Les premiers ennuis du médecin ont commencé après la découverte du massacre de seize membres de l’Ordre du Temple solaire (OTS) dans le Vercors en décembre1995. Enoctobre1997, le domicile de Christian « Tal » Schaller est perquisitionné à la demande du juge grenoblois Luc Fontaine. Après deux jours de garde à vue, le médecin est relâché. Les seules charges retenues contre lui sont des infractions sur la législation du travail. « On s’ est intéressé à moi parce que, comme Luc Jouret, j’exerçais à Annemasse et à Genève et que j’étais médecin homéopathe. On a fait des amalgames.
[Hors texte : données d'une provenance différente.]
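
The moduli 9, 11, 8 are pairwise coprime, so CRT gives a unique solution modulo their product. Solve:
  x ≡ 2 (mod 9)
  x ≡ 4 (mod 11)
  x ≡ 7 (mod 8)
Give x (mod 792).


Moduli 9, 11, 8 are pairwise coprime; by CRT there is a unique solution modulo M = 9 · 11 · 8 = 792.
Solve pairwise, accumulating the modulus:
  Start with x ≡ 2 (mod 9).
  Combine with x ≡ 4 (mod 11): since gcd(9, 11) = 1, we get a unique residue mod 99.
    Write x = 2 + 9·t and substitute into x ≡ 4 (mod 11): 9·t ≡ 4 − 2 = 2 (mod 11).
    The inverse of 9 mod 11 is 5 (since 9·5 = 45 = 4·11 + 1), so t ≡ 5·2 = 10 ≡ 10 (mod 11).
    Then x = 2 + 9·10 = 92, valid modulo lcm(9, 11) = 99: x ≡ 92 (mod 99).
  Combine with x ≡ 7 (mod 8): since gcd(99, 8) = 1, we get a unique residue mod 792.
    Write x = 92 + 99·t and substitute into x ≡ 7 (mod 8): 99·t ≡ 7 − 92 = -85 (mod 8).
    Reduce coefficients mod 8: 3·t ≡ 3 (mod 8).
    The inverse of 3 mod 8 is 3 (since 3·3 = 9 = 1·8 + 1), so t ≡ 3·3 = 9 ≡ 1 (mod 8).
    Then x = 92 + 99·1 = 191, valid modulo lcm(99, 8) = 792: x ≡ 191 (mod 792).
Verify: 191 mod 9 = 2 ✓, 191 mod 11 = 4 ✓, 191 mod 8 = 7 ✓.

x ≡ 191 (mod 792).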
Le dossier était monté de toutes pièces. j’étais complètement étranger à cette affaire. J’ai seulement déjeuné une fois avec Jouret, cela a duré deux heures, c’est tout. Depuis, j’ai été blanchi, mais on continue à me persécuter en cherchant n’importe quel prétexte », explique « Tal » Schaller. Et de poursuivre: « On ne s’ attaque pas à moi pour ce que je fais mais pour ce que je suis. En fait, j’ai compris que la justice n’a pas changé depuis Philippe le Bel qui avait demandé de condamner tous les Templiers sans chercher à savoir ce qu’ ils avaient fait. »
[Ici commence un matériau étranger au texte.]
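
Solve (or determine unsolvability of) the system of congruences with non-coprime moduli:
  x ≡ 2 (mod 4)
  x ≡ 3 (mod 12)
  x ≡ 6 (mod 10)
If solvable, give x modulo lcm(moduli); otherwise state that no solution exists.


Moduli 4, 12, 10 are not pairwise coprime, so CRT works modulo lcm(m_i) when all pairwise compatibility conditions hold.
Pairwise compatibility: gcd(m_i, m_j) must divide a_i - a_j for every pair.
Merge one congruence at a time:
  Start: x ≡ 2 (mod 4).
  Combine with x ≡ 3 (mod 12): gcd(4, 12) = 4, and 3 - 2 = 1 is NOT divisible by 4.
    ⇒ system is inconsistent (no integer solution).

No solution (the system is inconsistent).


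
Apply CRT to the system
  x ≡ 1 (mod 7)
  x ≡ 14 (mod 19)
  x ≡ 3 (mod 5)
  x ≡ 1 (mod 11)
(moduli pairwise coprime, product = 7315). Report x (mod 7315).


Product of moduli M = 7 · 19 · 5 · 11 = 7315.
Merge one congruence at a time:
  Start: x ≡ 1 (mod 7).
  Combine with x ≡ 14 (mod 19); new modulus lcm = 133.
    Write x = 1 + 7·t and substitute into x ≡ 14 (mod 19): 7·t ≡ 14 − 1 = 13 (mod 19).
    The inverse of 7 mod 19 is 11 (since 7·11 = 77 = 4·19 + 1), so t ≡ 11·13 = 143 ≡ 10 (mod 19).
    Then x = 1 + 7·10 = 71, valid modulo lcm(7, 19) = 133: x ≡ 71 (mod 133).
  Combine with x ≡ 3 (mod 5); new modulus lcm = 665.
    Write x = 71 + 133·t and substitute into x ≡ 3 (mod 5): 133·t ≡ 3 − 71 = -68 (mod 5).
    Reduce coefficients mod 5: 3·t ≡ 2 (mod 5).
    The inverse of 3 mod 5 is 2 (since 3·2 = 6 = 1·5 + 1), so t ≡ 2·2 = 4 ≡ 4 (mod 5).
    Then x = 71 + 133·4 = 603, valid modulo lcm(133, 5) = 665: x ≡ 603 (mod 665).
  Combine with x ≡ 1 (mod 11); new modulus lcm = 7315.
    Write x = 603 + 665·t and substitute into x ≡ 1 (mod 11): 665·t ≡ 1 − 603 = -602 (mod 11).
    Reduce coefficients mod 11: 5·t ≡ 3 (mod 11).
    The inverse of 5 mod 11 is 9 (since 5·9 = 45 = 4·11 + 1), so t ≡ 9·3 = 27 ≡ 5 (mod 11).
    Then x = 603 + 665·5 = 3928, valid modulo lcm(665, 11) = 7315: x ≡ 3928 (mod 7315).
Verify against each original: 3928 mod 7 = 1, 3928 mod 19 = 14, 3928 mod 5 = 3, 3928 mod 11 = 1.

x ≡ 3928 (mod 7315).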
« Urinothérapie et rirothérapie »

S’il a des ennuis avec la justice ou les autorités françaises qui se sont refusées à lui accorder un permis de construire dernièrement, le médecin genevois a conservé toute son aura auprès de la clientèle des médecines alternatives. « Tal » Schaller est l’un de ceux qui ont lancé la « rirothérapie » en France et en Suisse grâce à un reportage diffusé sur France2 en mai 2003. Mais le médecin genevois ne fait pas rire tout le monde. Les autorités françaises s’inquiètent de voir ses autres théories gagner du terrain et notamment celles sur les vertus thérapeutiques de l’urinothérapie. En Afrique, certains pays comme le Cameroun ont dû prendre des mesures afin de stopper l’engouement de la population pour ce « médicament miracle ». Le médecin se défend en affirmant que l’on s’ est toujours soigné en buvant son urine. « C’e n’est pas farfelu. C’est une thérapie millénaire qu’ on avait mise de côté depuis cinquante ans », soutient « Tal » Schaller qui affirme défendre une approche purement holistique de la santé. « Je n’ai jamais dit qu’ il fallait se détourner des médecines classiques mais qu’ il fallait faire cohabiter toutes ces méthodes », poursuit-il.

ALAIN JOURDAN

Le docteur Christian « Tal » Schaller a créé, puis dirigé la Fondation Soleil dont le siège se trouvait à Chêne-Bourg. S’il a des ennuis avec la justice française, le médecin genevois a conservé toute son aura auprès de la clientèle des médecines alternatives.

La saga commence à Genève

Avant de s’installer en France, le docteur Christian «Tal» Schaller a créé, puis dirigé de 1974 à 1994, la Fondation Soleil dont le siège se trouvait à Chêne-Bourg. Destinée à promouvoir une meilleure hygiène de vie, l’association est reconnue d’utilité publique. Le succès est immédiat. Le médecin genevois, qui a constitué autour de lui une équipe pluridisciplinaire, explore de nouvelles pratiques médicales. Autrement dit, des thérapies alternatives qui rencontrent un vrai succès tant auprès du public qu’auprès des praticiens de santé.

La fondation, qui a pour objectif «l’éducation au bien-être physique et psychique», forme des pédagogues et offre de nombreux services au public: cours, livres, ateliers, bureau d’information santé. L’entreprise vit de dons, de legs et de prêts. La Fondation Soleil possède quatre propriétés lorsqu’éclate une violente polémique sur le train de vie de son fondateur. Christian Tal Schaller est contraint de rendre des comptes. En 1986, l’association, qui emploie jusqu’à une cinquantaine de personnes, traverse alors une période de difficultés financières dont elle ne se relèvera pas. Les déficits accumulés atteignent alors plus de 10 millions de francs.